J’ai rêvé cette nuit de la montagne comme d’un palais immense à forme de montagne, tout entouré de néant et de nuit. Quoi, dans ce rêve, refuse et s’acharne? Chaque rocher une chambre, chaque falaise une salle et chaque pierre un degré. Étagées sur la pente, aveugles et têtues, complètes et bornées, combien de vies?

Couvent

Mouette des Andes

Ça commence avec le vol de deux mouettes au-dessus de la forêt. Elles semblent descendre des crêtes et planent immobiles.

Elles survolent des villages abandonnées, des trouées que l’herbe haute recouvre et que la forêt reprend, des maisons de pierre aux toits effondrés.

L’un des oiseaux pousse un cri à quoi l’autre répond et d’un mouvement imperceptible de l’aile elles infléchissent leur course et glissent selon une large courbe vers la gauche. Presque dessous elles des nonnes, en voiles blancs, jouent au ballon dans une clairière. C’est dimanche. L’une d’elles, comme le ballon lui arrive, remarque le couple d’oiseaux. Elle garde le ballon contre la poitrine et désigne les mouettes à ses compagnes. Toutes lèvent leur visage au ciel et s’exclament: on n’a jamais vu de mouette si loin de ce côté-ci de la montagne, si loin au-dessus de la forêt. Les oiseaux disparaissent derrière les cimes des arbres, au midi, du côté du couvent.

L’instant d’après on entend corner de ce côté-là. Ce doit être la Land Rover du père Francis. Les nonnes se hâtent en courant sur le chemin. C’est bien le père Francis. Il est debout près de la voiture sur l’esplanade devant le couvent et parle avec la mère supérieure. Il a l’air ennuyé. « Eh oui, dit-il, vous me l’aviez dit mais, je ne sais pas pourquoi, j’imaginais que ce serait seulement le mois prochain. En fait, sur le moment je n’y ai même pas pensé … »

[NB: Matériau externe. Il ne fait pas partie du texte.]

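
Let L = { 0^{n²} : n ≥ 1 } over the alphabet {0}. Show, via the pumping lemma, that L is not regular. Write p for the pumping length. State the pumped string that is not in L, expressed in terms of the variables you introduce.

0^{p²+k}

Toward a contradiction, assume L is regular with pumping length p.
Take w = 0^{p²} ∈ L with |w| = p² ≥ p.
Write w = xyz as guaranteed by the lemma, with |xy| ≤ p and y is nonempty.
Then y = 0^k for some k with 1 ≤ k ≤ p.
Pump with i = 2: xy^2z = 0^{p²+k}. Since 1 ≤ k ≤ p, p² < p²+k ≤ p²+p < (p+1)², so p²+k lies strictly between consecutive squares and is not a perfect square. So xy^2z ∉ L.
Contradiction. Therefore L is not regular.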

« Ma mère, padre Francisco! Vous ne devinerez jamais ce que nous avons vu dans le ciel tantôt … ». « Palomita, appelle une autre sœur, viens voir ce que Père Francis nous a apporté! ». Sur la banquette arrière de la voiture un jeune homme et une jeune femme sont endormis accotés l’un à l’autre. La jeune femme est belle et blonde comme une madone. Ses joues sont un peu rouges et des gouttelettes de sueur perlent à ses tempes et sur les côtés de son front. Le jeune homme, lui, est brun et il s’appuie sur elle autant qu’elle sur lui.

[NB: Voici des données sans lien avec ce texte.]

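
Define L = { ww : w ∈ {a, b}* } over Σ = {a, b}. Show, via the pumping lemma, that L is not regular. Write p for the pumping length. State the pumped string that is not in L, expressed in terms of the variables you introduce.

a^{p+k} b^p a^p b^p

Toward a contradiction, assume L is regular with pumping length p.
Take w = a^p b^p a^p b^p = uu where u = a^pb^p; then w ∈ L and |w| = 4p ≥ p.
Write w = xyz as guaranteed by the lemma, with |xy| ≤ p and |y| > 0.
Since the first p symbols of w are all a's and |xy| ≤ p, y lies entirely in the leading a-block: y = a^k for some k with 1 ≤ k ≤ p.
Pump with i = 2: xy^2z = a^{p+k} b^p a^p b^p, of length 4p+k. Suppose this equals vv. The string starts with a and ends with b, so v does too; thus the boundary between the two copies of v is a b→a transition. There is exactly one such transition, at position 2p+k, so |v| = 2p+k and |vv| = 4p+2k ≠ 4p+k since k ≥ 1. So xy^2z ∉ L.
This contradicts the pumping lemma, so L is not regular.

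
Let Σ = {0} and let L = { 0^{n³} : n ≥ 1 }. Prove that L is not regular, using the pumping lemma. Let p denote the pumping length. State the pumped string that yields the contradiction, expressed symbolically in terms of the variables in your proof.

Assume L is regular. Let p be the pumping length given by the pumping lemma.
Take w = 0^{p³} ∈ L with |w| = p³ ≥ p.
By the pumping lemma, w = xyz with |xy| ≤ p and |y| > 0.
Then y = 0^k for some k with 1 ≤ k ≤ p.
Pump with i = 2: xy^2z = 0^{p³+k}. Since 1 ≤ k ≤ p, p³ < p³+k ≤ p³+p < p³+3p²+3p+1 = (p+1)³, so p³+k is not a perfect cube. So xy^2z ∉ L.
This contradicts the pumping lemma, so L is not regular.

0^{p³+k}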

« Ils se sont endormis pendant que je disais la messe à San Miguel dans la vallée. Ils ne se sont pas réveillés ensuite de tout le trajet. Et vous connaissez l’état de la route. Ils devaient être épuisés. » Les nonnes se sont agglutinées autour de la voiture et se poussent pour voir les deux jeunes gens. « Sont-ils pas mignons, dit une religieuse un peu plus âgée qui s’attendrit, dirait-on pas des agneaux tout à fait? « 

Mais le jeune homme entr’ouvre et plisse les yeux. Il se frotte le visage, s’étire largement et dit « J’ai une faim de loup! ». La jeune femme se réveille en même temps, elle ouvre doucement les yeux et regarde son compagnon en souriant. La Mère supérieure s’approche d’un pas rapide en tapant des mains: « Allons, allons, mes filles, ne restez pas là. »

Rouleau 掛軸

Tout en haut le ciel, et dans le ciel, ou peut-être faut-il dire sur le ciel, le texte, les caractères à l’encre très noire, qui ne sont pas le paysage et pourtant qu’on attend là et qu’on serait désappointé de ne pas trouver. Souvent d’ailleurs plusieurs textes, de mains différentes, et aussi les cachets à l’encre rouge et grasse.